Neuf heures.—Un cavalier tout poussiéreux, qui semble avoir couru grand train, nous arrive de Fez; il nous apporte ce que nous attendions pour pénétrer dans la sainte ville: des lettres du sultan adressées au pacha et aux aminns, nous donnant le droit de circuler et de visiter les jardins mystérieux d'Aguedal.
Alors nous faisons seller nos mules et, par l'espèce d'avenue grise, nous montons vers cette grande porte qui depuis hier attirait nos yeux.
Passant enfin sous la haute ogive encadrée d'arabesques et de faïences, nous faisons notre entrée dans Mékinez.
D'abord des fondrières, des ruines; d'autres remparts, d'autres enceintes, d'autres portes croulantes, démolies, images de la désolation et de la vétusté dernières. Quelques rares habitants, plaqués dans des recoins de murs et vêtus de burnous de la même couleur que les pierres, nous regardent entrer avec une expression de vague méfiance.
Des rues plus larges, plus droites qu'à Fez; l'aspect d'une ville plus majestueuse, mais plus délabrée encore et plus ensevelie. De grandes mosquées grises, des minarets immenses, dominent les places désertes. Et sur toutes les terrasses, sur tous les murs lézardés, sur tous les couronnements de portes, poussent de hautes herbes et des fleurs sauvages, résédas et pâquerettes, en jardins touffus ou en guirlandes retombantes; tout un parterre de fleurs blanches et jaunes recouvre l'ensemble de ces ruines.

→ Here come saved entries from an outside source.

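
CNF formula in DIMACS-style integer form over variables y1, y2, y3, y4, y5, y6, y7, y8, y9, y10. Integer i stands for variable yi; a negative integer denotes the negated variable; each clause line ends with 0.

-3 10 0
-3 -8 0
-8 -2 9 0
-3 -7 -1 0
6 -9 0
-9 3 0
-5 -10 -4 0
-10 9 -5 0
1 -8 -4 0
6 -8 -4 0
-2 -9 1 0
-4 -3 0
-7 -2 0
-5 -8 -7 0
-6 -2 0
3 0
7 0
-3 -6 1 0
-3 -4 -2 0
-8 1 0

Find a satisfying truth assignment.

y1=F, y2=F, y3=T, y4=F, y5=F, y6=F, y7=T, y8=F, y9=F, y10=T

Unit propagation: (y3) forces y3 = True.
The clause (y10) is unit: y10 must be True.
Unit propagation: (~y8) forces y8 = False.
Unit propagation: (~y4) forces y4 = False.
(y7) is a unit clause, so y7 = True.
(~y1) is a unit clause, so y1 = False.
Unit propagation: (~y2) forces y2 = False.
Unit propagation: (~y6) forces y6 = False.
Unit propagation: (~y9) forces y9 = False.
(~y5) is a unit clause, so y5 = False.
Check each clause:
  1. (y10 \/ ~y3) — y10 is true.
  2. (~y3 \/ ~y8) — ~y8 is true.
  3. (y9 \/ ~y2 \/ ~y8) — ~y8 is true.
  4. (~y1 \/ ~y7 \/ ~y3) — ~y1 is true.
  5. (~y9 \/ y6) — ~y9 is true.
  6. (~y9 \/ y3) — y3 is true.
  7. (~y4 \/ ~y10 \/ ~y5) — ~y5 is true.
  8. (y9 \/ ~y10 \/ ~y5) — ~y5 is true.
  9. (~y8 \/ y1 \/ ~y4) — ~y8 is true.
  10. (~y4 \/ y6 \/ ~y8) — ~y8 is true.
  11. (~y9 \/ ~y2 \/ y1) — ~y2 is true.
  12. (~y4 \/ ~y3) — ~y4 is true.
  13. (~y2 \/ ~y7) — ~y2 is true.
  14. (~y8 \/ ~y5 \/ ~y7) — ~y8 is true.
  15. (~y6 \/ ~y2) — ~y6 is true.
  16. (y3) — y3 is true.
  17. (y7) — y7 is true.
  18. (y1 \/ ~y6 \/ ~y3) — ~y6 is true.
  19. (~y3 \/ ~y4 \/ ~y2) — ~y4 is true.
  20. (~y8 \/ y1) — ~y8 is true.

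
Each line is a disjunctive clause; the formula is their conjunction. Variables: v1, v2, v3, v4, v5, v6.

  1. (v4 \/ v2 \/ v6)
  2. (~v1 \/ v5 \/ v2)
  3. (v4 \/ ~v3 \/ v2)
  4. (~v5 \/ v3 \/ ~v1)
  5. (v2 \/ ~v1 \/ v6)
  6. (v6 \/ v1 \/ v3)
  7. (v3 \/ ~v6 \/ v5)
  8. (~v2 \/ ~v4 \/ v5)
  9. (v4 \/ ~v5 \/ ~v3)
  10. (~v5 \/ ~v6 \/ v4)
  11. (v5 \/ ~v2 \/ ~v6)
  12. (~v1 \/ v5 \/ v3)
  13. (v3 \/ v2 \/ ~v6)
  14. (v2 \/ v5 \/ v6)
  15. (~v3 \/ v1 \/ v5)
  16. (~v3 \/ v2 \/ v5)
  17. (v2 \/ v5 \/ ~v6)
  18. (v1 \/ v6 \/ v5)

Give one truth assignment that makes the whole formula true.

v1=0, v2=0, v3=1, v4=1, v5=1, v6=1

Branch on v1: take v1 = False.
The remaining clauses are satisfied by v2 = False, v3 = True, v4 = True, v5 = True, v6 = True.
Every clause has at least one true literal under this assignment.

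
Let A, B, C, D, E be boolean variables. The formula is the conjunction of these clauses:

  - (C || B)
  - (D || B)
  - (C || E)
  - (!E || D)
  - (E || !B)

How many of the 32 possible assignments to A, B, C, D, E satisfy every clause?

The models are:
  A=F B=F C=T D=T E=F
  A=F B=F C=T D=T E=T
  A=F B=T C=F D=T E=T
  A=F B=T C=T D=T E=T
  A=T B=F C=T D=T E=F
  A=T B=F C=T D=T E=T
  A=T B=T C=F D=T E=T
  A=T B=T C=T D=T E=T
Count: 8.

8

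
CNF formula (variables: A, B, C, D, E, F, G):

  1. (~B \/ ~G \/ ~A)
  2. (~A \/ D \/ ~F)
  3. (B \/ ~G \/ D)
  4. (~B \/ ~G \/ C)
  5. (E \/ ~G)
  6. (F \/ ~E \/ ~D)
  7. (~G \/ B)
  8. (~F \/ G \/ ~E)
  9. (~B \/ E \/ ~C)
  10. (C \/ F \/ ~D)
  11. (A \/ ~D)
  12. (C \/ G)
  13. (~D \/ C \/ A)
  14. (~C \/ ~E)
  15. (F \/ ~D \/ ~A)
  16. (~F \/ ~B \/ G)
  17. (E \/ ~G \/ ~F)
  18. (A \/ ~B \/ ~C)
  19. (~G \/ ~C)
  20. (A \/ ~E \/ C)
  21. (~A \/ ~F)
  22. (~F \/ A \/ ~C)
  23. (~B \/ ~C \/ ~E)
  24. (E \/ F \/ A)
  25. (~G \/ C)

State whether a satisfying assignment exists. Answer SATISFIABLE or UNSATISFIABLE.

Branch on A: take A = True.
  then F is forced to False.
  then D is forced to False.
The remaining clauses are satisfied by B = False, C = True, E = False, G = False.
So A = T  B = F  C = T  D = F  E = F  F = F  G = F is a satisfying assignment.

SATISFIABLE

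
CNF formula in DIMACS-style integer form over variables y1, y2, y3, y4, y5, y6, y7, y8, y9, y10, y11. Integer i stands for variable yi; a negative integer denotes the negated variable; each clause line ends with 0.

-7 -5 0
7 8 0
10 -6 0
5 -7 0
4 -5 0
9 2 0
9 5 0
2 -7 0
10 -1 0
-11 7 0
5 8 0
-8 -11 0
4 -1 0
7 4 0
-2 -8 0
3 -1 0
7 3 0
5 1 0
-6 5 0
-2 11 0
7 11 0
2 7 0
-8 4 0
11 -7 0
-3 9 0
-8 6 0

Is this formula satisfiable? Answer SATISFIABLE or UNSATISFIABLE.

UNSATISFIABLE

y7 = True:
  propagation gives y5=False; an empty clause results — contradiction.
y7 = False:
  propagation gives y8=True, y11=False; an empty clause results — contradiction.
Every branch closes, so no satisfying assignment exists.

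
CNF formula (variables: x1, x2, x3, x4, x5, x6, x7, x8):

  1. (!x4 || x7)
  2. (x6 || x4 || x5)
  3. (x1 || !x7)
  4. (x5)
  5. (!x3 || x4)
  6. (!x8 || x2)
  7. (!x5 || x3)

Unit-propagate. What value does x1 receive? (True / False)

True

(x5) is a unit clause: x5 = True.
In (x3 || !x5), !x5 is now false; x3 must hold, so x3 = True.
(!x3 || x4): since x3 = True, the clause reduces to (x4). x4 = True.
From (!x4 || x7) and x4 = True: x7 = True.
(!x7 || x1) with x7 = True leaves only x1, so x1 = True.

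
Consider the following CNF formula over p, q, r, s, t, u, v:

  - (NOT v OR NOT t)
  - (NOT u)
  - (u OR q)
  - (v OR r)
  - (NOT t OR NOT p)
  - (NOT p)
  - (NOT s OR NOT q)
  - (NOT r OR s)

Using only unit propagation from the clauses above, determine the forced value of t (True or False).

(NOT u) is a unit clause: u = False.
In (q OR u), u is now false; q must hold, so q = True.
(NOT p) stands alone — p = False.
(NOT s OR NOT q): since q = True, the clause reduces to (NOT s). s = False.
In (NOT r OR s), s is now false; NOT r must hold, so r = False.
From (v OR r) and r = False: v = True.
From (NOT v OR NOT t) and v = True: t = False.

False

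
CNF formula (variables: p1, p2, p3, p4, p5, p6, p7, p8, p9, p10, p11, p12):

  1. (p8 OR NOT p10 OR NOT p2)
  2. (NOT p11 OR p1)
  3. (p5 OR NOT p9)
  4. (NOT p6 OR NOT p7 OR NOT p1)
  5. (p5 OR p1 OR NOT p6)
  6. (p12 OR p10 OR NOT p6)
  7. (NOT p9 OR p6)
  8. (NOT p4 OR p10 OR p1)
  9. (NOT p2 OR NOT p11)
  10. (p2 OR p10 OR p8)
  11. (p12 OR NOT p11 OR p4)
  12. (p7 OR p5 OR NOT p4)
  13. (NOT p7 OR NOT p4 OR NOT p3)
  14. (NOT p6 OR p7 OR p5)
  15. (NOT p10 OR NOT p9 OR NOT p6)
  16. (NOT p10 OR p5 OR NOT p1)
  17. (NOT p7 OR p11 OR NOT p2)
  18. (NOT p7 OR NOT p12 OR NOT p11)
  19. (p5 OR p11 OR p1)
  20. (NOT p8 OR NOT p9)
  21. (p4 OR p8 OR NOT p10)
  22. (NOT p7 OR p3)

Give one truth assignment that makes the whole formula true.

p1 = False, p2 = False, p3 = False, p4 = True, p5 = True, p6 = True, p7 = False, p8 = False, p9 = False, p10 = True, p11 = False, p12 = False

Pure literal: p5 appears only positively; assign p5 = True.
p9 occurs only negated in the remaining clauses — set p9 = False.
Set p1 = False and propagate.
  then p11 is forced to False.
Try p2 = False.
Branch on p3: take p3 = False.
  then p7 is forced to False.
The remaining clauses are satisfied by p4 = True, p6 = True, p8 = False, p10 = True, p12 = False.
Every clause has at least one true literal under this assignment.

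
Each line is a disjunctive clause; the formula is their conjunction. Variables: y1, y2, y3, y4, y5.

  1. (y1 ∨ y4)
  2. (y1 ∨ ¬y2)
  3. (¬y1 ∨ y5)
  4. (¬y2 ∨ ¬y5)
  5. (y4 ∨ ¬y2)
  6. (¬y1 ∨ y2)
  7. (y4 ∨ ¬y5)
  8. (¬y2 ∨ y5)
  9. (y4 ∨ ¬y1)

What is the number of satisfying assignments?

4

The models are:
  y1=0 y2=0 y3=0 y4=1 y5=0
  y1=0 y2=0 y3=0 y4=1 y5=1
  y1=0 y2=0 y3=1 y4=1 y5=0
  y1=0 y2=0 y3=1 y4=1 y5=1
Count: 4.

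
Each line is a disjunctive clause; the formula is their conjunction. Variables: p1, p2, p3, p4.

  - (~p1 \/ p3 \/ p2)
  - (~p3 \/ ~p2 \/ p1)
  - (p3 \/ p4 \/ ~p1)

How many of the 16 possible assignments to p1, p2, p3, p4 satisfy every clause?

11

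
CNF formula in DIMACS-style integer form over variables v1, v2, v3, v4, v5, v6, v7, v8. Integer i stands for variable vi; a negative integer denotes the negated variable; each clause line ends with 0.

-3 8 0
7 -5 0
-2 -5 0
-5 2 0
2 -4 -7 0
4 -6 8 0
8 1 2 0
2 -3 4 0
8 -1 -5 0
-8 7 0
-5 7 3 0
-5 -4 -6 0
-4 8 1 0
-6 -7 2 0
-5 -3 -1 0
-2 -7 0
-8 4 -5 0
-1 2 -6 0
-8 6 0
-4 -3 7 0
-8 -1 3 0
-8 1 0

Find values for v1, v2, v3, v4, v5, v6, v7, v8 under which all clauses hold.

v5 occurs only negated in the remaining clauses — set v5 = False.
Try v1 = True.
Try v2 = False.
  then v6 is forced to False.
  then v8 is forced to False.
  then v3 is forced to False.
Set v4 = True and propagate.
  then v7 is forced to False.
Every clause has at least one true literal under this assignment.

v1 = True, v2 = False, v3 = False, v4 = True, v5 = False, v6 = False, v7 = False, v8 = False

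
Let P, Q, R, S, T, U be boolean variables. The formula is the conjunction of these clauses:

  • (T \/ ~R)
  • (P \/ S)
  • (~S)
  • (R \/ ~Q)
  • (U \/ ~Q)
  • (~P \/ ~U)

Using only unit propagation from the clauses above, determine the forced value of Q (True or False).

False

Unit clause (~S) sets S = False.
In (S \/ P), S is now false; P must hold, so P = True.
(~P \/ ~U): since P = True, the clause reduces to (~U). U = False.
In (U \/ ~Q), U is now false; ~Q must hold, so Q = False.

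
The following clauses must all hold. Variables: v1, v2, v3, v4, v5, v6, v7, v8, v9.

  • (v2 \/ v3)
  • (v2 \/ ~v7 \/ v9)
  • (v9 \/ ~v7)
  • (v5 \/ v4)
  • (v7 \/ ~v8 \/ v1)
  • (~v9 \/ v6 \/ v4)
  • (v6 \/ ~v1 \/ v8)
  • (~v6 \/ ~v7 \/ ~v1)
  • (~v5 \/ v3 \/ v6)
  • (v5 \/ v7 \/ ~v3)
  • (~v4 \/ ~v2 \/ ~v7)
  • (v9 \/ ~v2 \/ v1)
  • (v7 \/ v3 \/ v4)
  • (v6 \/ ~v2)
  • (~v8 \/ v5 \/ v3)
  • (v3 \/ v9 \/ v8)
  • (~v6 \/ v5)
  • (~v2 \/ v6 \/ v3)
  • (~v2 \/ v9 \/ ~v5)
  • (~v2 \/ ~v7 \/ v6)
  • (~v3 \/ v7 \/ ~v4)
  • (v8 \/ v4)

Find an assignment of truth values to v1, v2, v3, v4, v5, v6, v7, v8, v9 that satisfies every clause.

v1=F, v2=T, v3=T, v4=F, v5=T, v6=T, v7=T, v8=T, v9=T

Set v1 = False and propagate.
Branch on v2: take v2 = True.
  then v9 is forced to True.
  then v6 is forced to True.
  then v5 is forced to True.
The remaining clauses are satisfied by v3 = True, v4 = False, v7 = True, v8 = True.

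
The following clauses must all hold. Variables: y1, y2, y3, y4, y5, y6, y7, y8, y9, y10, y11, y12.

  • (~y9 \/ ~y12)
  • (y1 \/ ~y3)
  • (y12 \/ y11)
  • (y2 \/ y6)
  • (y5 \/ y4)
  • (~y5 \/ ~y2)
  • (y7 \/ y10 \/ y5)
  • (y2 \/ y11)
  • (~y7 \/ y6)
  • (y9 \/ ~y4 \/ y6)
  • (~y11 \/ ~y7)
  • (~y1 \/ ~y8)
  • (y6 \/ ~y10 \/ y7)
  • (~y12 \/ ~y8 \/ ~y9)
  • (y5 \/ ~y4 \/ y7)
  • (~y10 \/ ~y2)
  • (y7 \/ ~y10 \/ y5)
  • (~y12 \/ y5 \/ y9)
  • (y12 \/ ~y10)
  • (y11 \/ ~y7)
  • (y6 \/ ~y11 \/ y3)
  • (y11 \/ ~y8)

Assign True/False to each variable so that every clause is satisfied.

Pure literal: y6 appears only positively; assign y6 = True.
y8 occurs only negated in the remaining clauses — set y8 = False.
Try y1 = True.
Set y2 = False and propagate.
  then y11 is forced to True.
  then y7 is forced to False.
Try y4 = False.
  then y5 is forced to True.
The remaining clauses are satisfied by y3 = True, y9 = False, y10 = False, y12 = True.

y1=T  y2=F  y3=T  y4=F  y5=T  y6=T  y7=F  y8=F  y9=F  y10=F  y11=T  y12=T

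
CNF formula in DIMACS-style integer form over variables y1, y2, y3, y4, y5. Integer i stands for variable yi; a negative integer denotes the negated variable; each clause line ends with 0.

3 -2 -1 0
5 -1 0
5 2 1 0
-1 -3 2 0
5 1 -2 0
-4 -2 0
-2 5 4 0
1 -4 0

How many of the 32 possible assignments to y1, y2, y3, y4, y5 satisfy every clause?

Satisfying assignments:
  y1=F y2=F y3=F y4=F y5=T
  y1=F y2=F y3=T y4=F y5=T
  y1=F y2=T y3=F y4=F y5=T
  y1=F y2=T y3=T y4=F y5=T
  y1=T y2=F y3=F y4=F y5=T
  y1=T y2=F y3=F y4=T y5=T
  y1=T y2=T y3=T y4=F y5=T
That's 7 in total.

7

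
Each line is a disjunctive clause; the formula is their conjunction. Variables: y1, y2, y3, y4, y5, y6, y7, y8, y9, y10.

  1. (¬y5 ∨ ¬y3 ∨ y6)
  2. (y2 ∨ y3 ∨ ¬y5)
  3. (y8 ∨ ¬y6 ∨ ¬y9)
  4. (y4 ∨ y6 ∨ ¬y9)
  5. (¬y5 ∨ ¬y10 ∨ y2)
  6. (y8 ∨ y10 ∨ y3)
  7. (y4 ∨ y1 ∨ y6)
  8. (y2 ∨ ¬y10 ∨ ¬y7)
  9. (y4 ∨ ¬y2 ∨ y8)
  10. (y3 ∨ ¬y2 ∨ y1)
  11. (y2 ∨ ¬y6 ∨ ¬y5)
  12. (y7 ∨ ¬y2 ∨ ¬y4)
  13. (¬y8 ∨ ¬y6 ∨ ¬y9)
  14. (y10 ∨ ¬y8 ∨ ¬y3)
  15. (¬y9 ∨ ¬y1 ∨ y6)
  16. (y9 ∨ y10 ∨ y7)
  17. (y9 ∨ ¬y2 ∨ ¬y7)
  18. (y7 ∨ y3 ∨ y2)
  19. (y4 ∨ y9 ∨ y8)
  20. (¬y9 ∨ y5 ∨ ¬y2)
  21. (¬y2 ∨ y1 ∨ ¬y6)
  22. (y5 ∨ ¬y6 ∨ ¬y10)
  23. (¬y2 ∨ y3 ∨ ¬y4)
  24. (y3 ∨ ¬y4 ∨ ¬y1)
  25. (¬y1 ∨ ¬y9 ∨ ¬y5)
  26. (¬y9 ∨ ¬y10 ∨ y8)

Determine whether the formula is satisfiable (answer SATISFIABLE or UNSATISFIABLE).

SATISFIABLE

Branch on y1: take y1 = True.
Branch on y2: take y2 = False.
Try y3 = True.
For the remaining variables, y4 = True, y5 = False, y6 = True, y7 = True, y8 = False, y9 = False, y10 = False works.
So y1 = True, y2 = False, y3 = True, y4 = True, y5 = False, y6 = True, y7 = True, y8 = False, y9 = False, y10 = False is a satisfying assignment.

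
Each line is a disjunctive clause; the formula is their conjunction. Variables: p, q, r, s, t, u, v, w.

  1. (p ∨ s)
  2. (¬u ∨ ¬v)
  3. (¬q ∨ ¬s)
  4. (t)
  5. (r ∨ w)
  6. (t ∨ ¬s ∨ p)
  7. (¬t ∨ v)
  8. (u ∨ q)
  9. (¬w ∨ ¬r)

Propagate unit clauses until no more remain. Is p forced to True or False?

(t) stands alone — t = True.
(v ∨ ¬t) with t = True leaves only v, so v = True.
(¬u ∨ ¬v): since v = True, the clause reduces to (¬u). u = False.
(u ∨ q) with u = False leaves only q, so q = True.
In (¬q ∨ ¬s), ¬q is now false; ¬s must hold, so s = False.
In (p ∨ s), s is now false; p must hold, so p = True.

True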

Par de petites ruelles voûtées qui descendent, nous nous faisons conduire chez le jeune pacha, pour lui remettre la lettre du sultan, qui est le «sésame» nous donnant accès dans cette ville. Aux abords de sa maison, les murs ne sont plus décrépits, mais recouverts de chaux absolument immaculée, et les plantes sauvages ne garnissent plus les toits. Plusieurs graves personnages sont assis là sur des pierres, attendant une audience; ils sont drapés tous dans ces blanches mousselines de laine que retiennent des cordelières de soie et qui voilent des robes de dessous en drap bleu ou rose.
Le jeune pacha nous reçoit au seuil de sa porte; en murmurant une bénédiction pieuse, il baise d'abord le sceau du sultan sur la lettre que nous lui présentons; puis il la lit et se met à nos ordres pour nous mener à ces jardins d'Aguedal, que lui seul a le droit de faire ouvrir. Quand voulons-nous nous mettre en route?—Nous répondons: «Tout de suite,» n'ayant pas de temps à perdre,—et, sur un signe, on court lui chercher son cheval.
Presque aussitôt on l'amène, au galop, tenu en main par deux esclaves noirs, rétif et superbe dans la petite rue étroite où ses coups de pied font voler la chaux des murs. Il est blanc, à longue queue traînante. La selle et la bride, en soie vert d'eau, sont brodées d'or.
A la suite du jeune pacha, nous nous enfonçons dans la ville morte, dans les débris de Mékinez, qu'il nous faudra traverser dans toute sa longueur, le palais et les jardins du sultan étant très loin, du côté opposé.—Les rares passants s'inclinent devant le jeune chef, ou s'avancent pour baiser le bas de ses burnous.